RDC/Travaux de fin de cycle et de mémoire : Une simple formalité académique ? (Tribune)

vue de l’extérieur de l'UNIKIN. photo de tiers

Dans sa nouvelle tribune, Jonas Sindani, jurisconsulte et défenseur des Droits humains revient sur les travaux de fin de cycle et mémoires dans les universités et Institut supérieurs en République Démocratique du Congo.

Ce volontaire chez Congo peace Network et ancien étudiant à l'Université de Goma au Nord-Kivu, appelle les décideurs politiques et sociaux à se référer aux travaux scientifiques bien défendus pour mieux orienter les décisions pouvant favoriser le développement de la nation.

''Comme moi peut-être, vous avez déjà assisté à des soutenances des travaux de fin de cycle et des mémoires surtout dans les facultés des sciences. Si certains travaux sont pompeux au contenu creux. D'autres par contre, sont le fruit d'un génie.

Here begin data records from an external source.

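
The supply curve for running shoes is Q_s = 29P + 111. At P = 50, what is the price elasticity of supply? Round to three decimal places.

At P = 50, Q_s = 1561.
dQ_s/dP = 29.
ε_s = (dQ_s/dP)(P/Q_s) = (29)(50/1561).

0.929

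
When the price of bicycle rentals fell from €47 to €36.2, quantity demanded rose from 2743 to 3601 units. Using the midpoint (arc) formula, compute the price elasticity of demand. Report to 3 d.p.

-1.042

ΔQ = 3601 − 2743 = 858; ΔP = 36.2 − 47 = -10.8.
Midpoints: P̄ = 41.60, Q̄ = 3172.0.
ε = (ΔQ/ΔP)(P̄/Q̄) = (858/-10.8)(41.60/3172.0).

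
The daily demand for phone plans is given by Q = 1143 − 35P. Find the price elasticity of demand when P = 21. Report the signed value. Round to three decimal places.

-1.801

At P = 21, Q = 408.
dQ/dP = −35.
ε = (dQ/dP)(P/Q) = (-35)(21/408).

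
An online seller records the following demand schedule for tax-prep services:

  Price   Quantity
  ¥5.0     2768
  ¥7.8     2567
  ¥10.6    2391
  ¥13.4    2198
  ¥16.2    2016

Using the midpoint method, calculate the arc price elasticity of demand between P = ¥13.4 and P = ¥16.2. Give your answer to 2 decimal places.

At P = 13.4, Q = 2198; at P = 16.2, Q = 2016.
ΔQ = -182, ΔP = 2.8. Midpoints: P̄ = 14.80, Q̄ = 2107.0.
ε = (ΔQ/ΔP)(P̄/Q̄) = (-182/2.8)(14.80/2107.0).

-0.46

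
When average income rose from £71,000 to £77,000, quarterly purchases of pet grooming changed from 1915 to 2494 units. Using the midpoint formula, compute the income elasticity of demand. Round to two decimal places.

3.24

ΔQ = 579, ΔI = 6000. Midpoints: Ī = 74,000, Q̄ = 2204.5.
ε_I = (ΔQ/ΔI)(Ī/Q̄) = (579/6000)(74000/2204.5).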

Certains étudiants sortent de l'ordinaire, fabriquent et expliquent des merveilles de la science, on se croirait en pleine émission « C'est pas sorcier » sur France 3. Et après ?'', s'est-il interrogé.

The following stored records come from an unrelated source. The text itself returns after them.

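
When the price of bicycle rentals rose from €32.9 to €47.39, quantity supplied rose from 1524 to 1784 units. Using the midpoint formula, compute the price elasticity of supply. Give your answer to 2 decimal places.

0.44

ΔQ = 1784 − 1524 = 260; ΔP = 47.39 − 32.9 = 14.49.
Midpoints: P̄ = 40.14, Q̄ = 1654.0.
ε_s = (ΔQ/ΔP)(P̄/Q̄) = (260/14.49)(40.14/1654.0).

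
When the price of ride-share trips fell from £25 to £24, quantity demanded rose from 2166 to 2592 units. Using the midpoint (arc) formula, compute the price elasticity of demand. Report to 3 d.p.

ΔQ = 2592 − 2166 = 426; ΔP = 24 − 25 = -1.
Midpoints: P̄ = 24.50, Q̄ = 2379.0.
ε = (ΔQ/ΔP)(P̄/Q̄) = (426/-1)(24.50/2379.0).

-4.387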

Il a indiqué par ailleurs que le cursus académique étant généralement sanctionné par un diplôme de licence ou de grade obtenu après la soutenance d'un travail de recherche exigeant, épuisant, budgétivore et chronophage serait profitable pour la société, au cas où les décideurs prendraient en considération toutes les recommandations sorties de ces travaux. ''[…] Si certains travaux ne sont que des plagiats, d’autres par contre, regorgent pas mal d’enquêtes, des monographies, d’analyses, des statistiques, des approches de solutions aux défis de la société, des recommandations qui pourraient faire avancer le pays'', note-t-il.

Mais qu'en fait-on ?

''Toutes ces connaissances sont coffrées dans des bibliothèques, classées et laissées presque à l’abandon, elles sont à la merci de la poussière ou des toiles d’araignées. Et dans le meilleur des cas, certains étudiants s'en servent pour des reproductions partielles et partiales'', a-t-il souligné.

Enfin, Jonas Sindani indique que le monde devrait être compris et façonné à base de la science, d'où son appel aux gouvernants à avoir comme référence les travaux scientifiques bien défendus, ce qui selon lui, favoriserait un esprit de recherche.

''Je conseille vivement aux gouvernants de lire ces travaux, ils y gagneraient plus. Le désintéressement du gouvernement aux travaux produits par les jeunes étudiants ne les encourage pas à l’esprit de la recherche'', a-t-il chuté.

Il sied de rappeler que depuis qu'il est à la tête de l'ESU en République Démocratique du Congo, le ministre Nzangi Mutondo reste engagé pour redonner une autre image à l'Enseignement supérieur. La première action à son actif, c'est d'abord l'interdiction de droit d'auteurs dans les universités. Et se poursuit l'assainissement de ce secteur sur l'étendue du territoire national, qui serait possible à partir de la fermeture des institutions non fiables.